Although we have derived a beautiful result (i.e. high accuracy) from gradient boosting algorithms, we still want to know how the deep learning model performs in this task. Because there is little information about time series in this data set, we choose to use a simple feed-forward neural network as our deep learning model.
Table of contents
- 1. Toolkit: PyTorch
- 2. Data preprocessing
- 3. Network structure
- 4. Hyperparameter tuning
- 5. Retrain & Test
- 6. Explainable deep learning model
- 7. Discussion
1. Toolkit: PyTorch
PyTorch is an open source machine learning library and is widely used in deep learning scenarios for its flexibility. PyTorch uses dynamic computational graphs rather than static graphs, which can be regarded as the mean difference between it and other deep learning frameworks. To get more information on PyTorch, click here.
2. Data preprocessing
Drop some features: As we did before, two features (“reservation_status_date” & “reservation_status”) are dropped for avoidance of leakage. In addition, we drop the feature “arrival_date_year” because we will use future information to predict future cancellation behavior.
One-hot encoding: One-hot encoder is used to convert categorical data into integer data. Since there are many categories under “company” and “agent”, data’s dimension increases to 1025 after the one-hot encoding.

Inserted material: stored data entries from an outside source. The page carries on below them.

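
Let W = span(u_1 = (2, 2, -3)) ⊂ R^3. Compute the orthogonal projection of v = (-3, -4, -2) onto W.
proj_W(v) = (-16/17, -16/17, 24/17)

Set up U = [u_1 | ... | u_1] ∈ R^(3×1). The projector onto W = col(U) is P = U (U^T U)^(-1) U^T.
Compute U^T U =
  [17],
and U^T v = (-8).
Solve U^T U · c = U^T v for the coefficients: c = (-8/17). The projection is proj_W(v) = U c.
Check: (v - proj_W(v)) · u_1 = 0  (should be 0).
Result: proj_W(v) = (-16/17, -16/17, 24/17).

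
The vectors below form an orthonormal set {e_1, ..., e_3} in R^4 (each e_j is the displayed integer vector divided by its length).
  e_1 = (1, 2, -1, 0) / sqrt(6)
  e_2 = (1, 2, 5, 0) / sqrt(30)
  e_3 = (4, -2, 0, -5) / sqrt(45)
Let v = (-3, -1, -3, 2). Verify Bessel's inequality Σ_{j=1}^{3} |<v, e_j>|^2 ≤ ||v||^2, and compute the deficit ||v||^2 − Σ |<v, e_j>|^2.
Σ |<v, e_j>|^2 = 206/9; ||v||^2 = 23; deficit = 1/9

Write each e_j = u_j / sqrt(<u_j, u_j>) where u_j is the displayed integer vector. Then <v, e_j> = <v, u_j> / sqrt(<u_j, u_j>), so |<v, e_j>|^2 = <v, u_j>^2 / <u_j, u_j>.
Coefficients: <v, e_1> = -2/sqrt(6), <v, e_2> = -20/sqrt(30), <v, e_3> = -20/sqrt(45).
Square and sum: Σ |<v, e_j>|^2 = 206/9.
Compute ||v||^2 = v·v = 23.
Deficit = 23 − 206/9 = 1/9 ≥ 0, confirming Bessel's inequality. (The deficit equals ||v − Σ <v,e_j> e_j||^2, the squared distance from v to span{e_j}.)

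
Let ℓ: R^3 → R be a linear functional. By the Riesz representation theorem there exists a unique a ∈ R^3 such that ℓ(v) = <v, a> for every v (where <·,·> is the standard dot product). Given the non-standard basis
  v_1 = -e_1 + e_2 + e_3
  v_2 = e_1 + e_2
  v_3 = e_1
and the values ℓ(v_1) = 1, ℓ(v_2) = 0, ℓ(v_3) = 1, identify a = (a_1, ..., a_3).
a = (1, -1, 3)

Write a = (a_1, ..., a_3) in the standard basis. For each basis vector v_i, ℓ(v_i) = <v_i, a> is a linear equation in the a_j's. Collect the n equations into a matrix system V a = ℓ, where row i of V is v_i (expressed in the standard basis). Since V is invertible (lower-triangular with 1s on the diagonal, up to permutation), solve by back-substitution:
  V =
[[-1, 1, 1],
 [1, 1, 0],
 [1, 0, 0]]
  V a = (1, 0, 1)
Solving gives a = (1, -1, 3).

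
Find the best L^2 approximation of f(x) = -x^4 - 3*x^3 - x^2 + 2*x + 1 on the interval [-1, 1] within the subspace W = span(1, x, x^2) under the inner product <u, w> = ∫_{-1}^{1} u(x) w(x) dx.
g(x) = -13*x^2/7 + x/5 + 38/35

The best approximation g ∈ W is the orthogonal projection of f onto W. Writing g = a_0 + a_1 x + a_2 x^2, the coefficients solve the normal equations G · a = b where
  G_{ij} = <φ_i, φ_j> and b_i = <f, φ_i>, with φ_0 = 1, φ_1 = x, φ_2 = x^2.
G =
  [2, 0, 2/3]
  [0, 2/3, 0]
  [2/3, 0, 2/5],
b = (14/15, 2/15, -2/105).
Solving gives a_0 = 38/35, a_1 = 1/5, a_2 = -13/7, so
  g(x) = -13*x^2/7 + x/5 + 38/35.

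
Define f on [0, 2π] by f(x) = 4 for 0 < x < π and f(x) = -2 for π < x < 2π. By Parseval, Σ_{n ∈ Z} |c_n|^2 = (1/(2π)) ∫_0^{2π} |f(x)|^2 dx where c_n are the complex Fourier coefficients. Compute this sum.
Σ |c_n|^2 = 10

Parseval equates the L^2 energy of f (normalised by 1/(2π)) with the ℓ^2 sum of its Fourier coefficients: (1/(2π)) ∫_0^{2π} |f|^2 = Σ |c_n|^2.
Compute the left side: (1/(2π)) [∫_0^π 4^2 dx + ∫_π^{2π} (-2)^2 dx] = (1/(2π)) · (16π + 4π) = (16 + 4)/2 = 10.
So Σ_{n ∈ Z} |c_n|^2 = 10.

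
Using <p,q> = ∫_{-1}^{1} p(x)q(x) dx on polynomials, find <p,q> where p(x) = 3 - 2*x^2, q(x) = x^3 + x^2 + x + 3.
<p,q> = 76/5

Expand the product: p(x)·q(x) = -2*x^5 - 2*x^4 + x^3 - 3*x^2 + 3*x + 9.
∫_{-1}^{1} of each monomial x^k gives [2/(k+1) if k even, 0 if k odd]. Integrating term-by-term (or equivalently evaluating the antiderivative F(x) = -x^6/3 - 2*x^5/5 + x^4/4 - x^3 + 3*x^2/2 + 9*x at the endpoints):
  F(1) − F(−1) = 541/60 − (-371/60) = 76/5.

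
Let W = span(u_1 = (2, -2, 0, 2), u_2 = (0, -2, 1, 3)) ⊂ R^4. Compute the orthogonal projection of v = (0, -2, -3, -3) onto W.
proj_W(v) = (26/17, 12/17, -19/17, -31/17)

Set up U = [u_1 | ... | u_2] ∈ R^(4×2). The projector onto W = col(U) is P = U (U^T U)^(-1) U^T.
Compute U^T U =
  [12, 10]
  [10, 14],
and U^T v = (-2, -8).
Solve U^T U · c = U^T v for the coefficients: c = (13/17, -19/17). The projection is proj_W(v) = U c.
Check: (v - proj_W(v)) · u_1 = 0  (should be 0).
Check: (v - proj_W(v)) · u_2 = 0  (should be 0).
Result: proj_W(v) = (26/17, 12/17, -19/17, -31/17).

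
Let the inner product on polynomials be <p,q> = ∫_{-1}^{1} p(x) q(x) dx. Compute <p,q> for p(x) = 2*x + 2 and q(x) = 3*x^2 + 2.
<p,q> = 12

Expand the product: p(x)·q(x) = 6*x^3 + 6*x^2 + 4*x + 4.
∫_{-1}^{1} of each monomial x^k gives [2/(k+1) if k even, 0 if k odd]. Integrating term-by-term (or equivalently evaluating the antiderivative F(x) = 3*x^4/2 + 2*x^3 + 2*x^2 + 4*x at the endpoints):
  F(1) − F(−1) = 19/2 − (-5/2) = 12.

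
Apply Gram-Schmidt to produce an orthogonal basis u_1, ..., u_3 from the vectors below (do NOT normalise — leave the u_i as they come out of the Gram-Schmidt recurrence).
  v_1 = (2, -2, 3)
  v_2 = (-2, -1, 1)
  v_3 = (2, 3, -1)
Orthogonal basis:
  u_1 = (2, -2, 3)
  u_2 = (-36/17, -15/17, 14/17)
  u_3 = (-16/101, 128/101, 96/101)

Apply the Gram-Schmidt recurrence
  u_1 = v_1
  u_i = v_i − Σ_{j<i} ((v_i · u_j) / (u_j · u_j)) · u_j.

Step by step this gives:
  u_1 = (2, -2, 3)
  u_2 = (-36/17, -15/17, 14/17)
  u_3 = (-16/101, 128/101, 96/101)

Orthogonality check:
  u_2 · u_1 = 0 (should be 0)
  u_3 · u_1 = 0 (should be 0)
  u_3 · u_2 = 0 (should be 0)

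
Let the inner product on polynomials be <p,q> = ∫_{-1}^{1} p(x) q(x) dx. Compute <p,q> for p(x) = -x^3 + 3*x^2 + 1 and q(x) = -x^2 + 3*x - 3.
<p,q> = -226/15

Expand the product: p(x)·q(x) = x^5 - 6*x^4 + 12*x^3 - 10*x^2 + 3*x - 3.
∫_{-1}^{1} of each monomial x^k gives [2/(k+1) if k even, 0 if k odd]. Integrating term-by-term (or equivalently evaluating the antiderivative F(x) = x^6/6 - 6*x^5/5 + 3*x^4 - 10*x^3/3 + 3*x^2/2 - 3*x at the endpoints):
  F(1) − F(−1) = -43/15 − (61/5) = -226/15.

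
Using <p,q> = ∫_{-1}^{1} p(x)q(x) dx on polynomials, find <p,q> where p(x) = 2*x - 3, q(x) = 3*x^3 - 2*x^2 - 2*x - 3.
<p,q> = 326/15

Expand the product: p(x)·q(x) = 6*x^4 - 13*x^3 + 2*x^2 + 9.
∫_{-1}^{1} of each monomial x^k gives [2/(k+1) if k even, 0 if k odd]. Integrating term-by-term (or equivalently evaluating the antiderivative F(x) = 6*x^5/5 - 13*x^4/4 + 2*x^3/3 + 9*x at the endpoints):
  F(1) − F(−1) = 457/60 − (-847/60) = 326/15.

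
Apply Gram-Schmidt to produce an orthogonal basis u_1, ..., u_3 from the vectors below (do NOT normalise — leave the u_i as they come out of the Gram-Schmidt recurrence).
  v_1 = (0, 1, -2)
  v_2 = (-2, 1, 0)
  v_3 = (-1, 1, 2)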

Validation set: We use 20% data in train.csv
as our validation data.
3. Network structure
- Input→1000→500→250→100→20→2
- Dropout after doing batch normalization
- Choose Sigmoid/Tanh/ReLU as activation function
4. Hyperparameter tuning
It is a binary classification task, so we use cross-entropy as our loss function and apply early stopping to avoid over-fitting. Because we use dropout as a tool of regularization, we need to determine the dropout rate dr. We use Adam as adaptive learning rate method and fix beta_1 and beta_2 by using their default values, but we still need to determine the learning rate lr. At last, we want to compare the average performance of three kinds of activation function (sigmoid, Tanh, ReLU). Hence, there are three kinds of parameters that need to be tuned:
- learning rate lr for Adam: [0.005, 0.05]
- dropout rate dr: [0.2, 0.8]
- activation function: sigmoid, tanh, ReLU
We use random search rather than grid search for hyperparameter tuning —— Randomly select 120 parameter combinations. The result is as follows:
The best parameters among these 120 combinations are:
- learning rate: 0.00867688
- dropout rate: 0.260069
- activation function: ReLU
The corresponding validation loss is 0.283972. The validation accuracy is 0.870927. From the scatterplot, we can see that ReLU is a better choice for activation function because of its stableness. When dropout rate is high (0.6~0.8), using sigmoid or tanh as activation function will get bad results (loss approx 1.0). However, ReLU can still provide a small loss and high accuracy in that region.
5. Retrain & Test
At last, we use the hyperparameters from the last step and retrain the model on the whole training data (original training set + validation set). The learning process:
The test loss is about 0.280 and test accuracy is about 0.875. Other performance metrics on test set:
6. Explainable deep learning model
At last, we want to make this deep learning model explainable in some sense. So we try to apply LIME (Local Interpretable Model-agnostic Explanations) on the model we trained above in order to get some hints from the local explanation.
- First, we notice that DL model predicts the 21st test instance as [label 1] with probability distribution [0.00001, 0.99999]. We choose this data point as our ”local point“.
- Second, we sample 5000 instances nearby. In particular, we fix the value of categorical variables and only do sampling in terms of numerical variables for convenience.
- Use DL model to predict the labels of these 5000 sample. After that ,we get 5000 new ”training data“.
- We choose logisitic regression as the simple model to explain the DL model locally —— Train the LR model on 5000 new “training data” in order to mimic the DL model’s behavior locally. The accuracy is 98.86%.
- Finally, we get the coefficients before the numerical variables. It is worth noting that the coefficient before “previous_cancellations” is +6.31 and the coefficient before “required_car_parking_spaces” is -13.9. This result shows the judgment logic of the DL model: people who have cancelled the order before have a higher probability of canceling this order and people who reserved parking spaces are less likely to cancel this order.
7. Discussion
In this task, it seems that deep learning model can not beat the gradient boosting method. There are some possible reasons. First, we know that deep learning model is more powerful when dealing with unstructured data such as images and text by extracting meaningful representations. However, in this task, all data is structured. Second, in such context, deep learning models need to adjust more parameters in order to get a better result. Among all the hyperparameters, the network structure is very important. However, due to insufficient computing power, we fixed the network structure in advance. Therefore, we may be trapped in a bad network structure at the beginning.